Apr 15 18:07:35 sol icinga: Icinga 1.9.0 starting... (PID=5336)
Apr 15 18:07:35 sol icinga: Event broker module 'IDOMOD' version '1.9.0' from '/usr/lib/idomod.so' initialized successfully.
Apr 15 18:07:35 sol ido2db: Client connected, data available.
Apr 15 18:07:38 sol icinga: Event loop started...

Apr 15 18:07:52 sol ido2db: IDO2DB buffer sizes: left=5946260, right=0

Apr 15 18:10:04 sol ido2db: IDO2DB buffer sizes: left=10586, right=0

Tip: The buffer size output is logged every ~15 seconds if there’s data waiting. From left (queued socket input) to right (output towards db). If there are no more log entries, the queue is idle and data falling through.

Memory and CPU consumption is pretty moderate in exchange of having the core checking hosts/services directly after event loop started :-)

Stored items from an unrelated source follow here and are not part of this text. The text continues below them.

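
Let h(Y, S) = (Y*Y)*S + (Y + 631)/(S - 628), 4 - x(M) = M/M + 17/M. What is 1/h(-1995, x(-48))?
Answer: 479728/6404210188077 ≈ 7.4908e-8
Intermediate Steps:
x(M) = 3 - 17/M (x(M) = 4 - (M/M + 17/M) = 4 - (1 + 17/M) = 4 + (-1 - 17/M) = 3 - 17/M)
h(Y, S) = S*Y² + (631 + Y)/(-628 + S) (h(Y, S) = Y²*S + (631 + Y)/(-628 + S) = S*Y² + (631 + Y)/(-628 + S))
1/h(-1995, x(-48)) = 1/((631 - 1995 + (3 - 17/(-48))²*(-1995)² - 628*(3 - 17/(-48))*(-1995)²)/(-628 + (3 - 17/(-48)))) = 1/((631 - 1995 + (3 - 17*(-1/48))²*3980025 - 628*(3 - 17*(-1/48))*3980025)/(-628 + (3 - 17*(-1/48)))) = 1/((631 - 1995 + (3 + 17/48)²*3980025 - 628*(3 + 17/48)*3980025)/(-628 + (3 + 17/48))) = 1/((631 - 1995 + (161/48)²*3980025 - 628*161/48*3980025)/(-628 + 161/48)) = 1/((631 - 1995 + (25921/2304)*3980025 - 33534363975/4)/(-29983/48)) = 1/(-48*(631 - 1995 + 11462914225/256 - 33534363975/4)/29983) = 1/(-48/29983*(-2134736729359/256)) = 1/(6404210188077/479728) = 479728/6404210188077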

icinga_1.9_ido2db_socket_queue

Please test those options in your setup (git next snapshot or wait til 1.9 on 25.4.2013), and provide feedback to our community support channels! Thanks in advance for helping make Icinga better :-)

Update 4.5.2013: Core release team decided to mark another milestone with 1.9 and set those enhancements the default without any configuration. They’ve been running for months now on our test platforms and we do not want to miss the enhancements. Latest GIT release branch reflects those changes.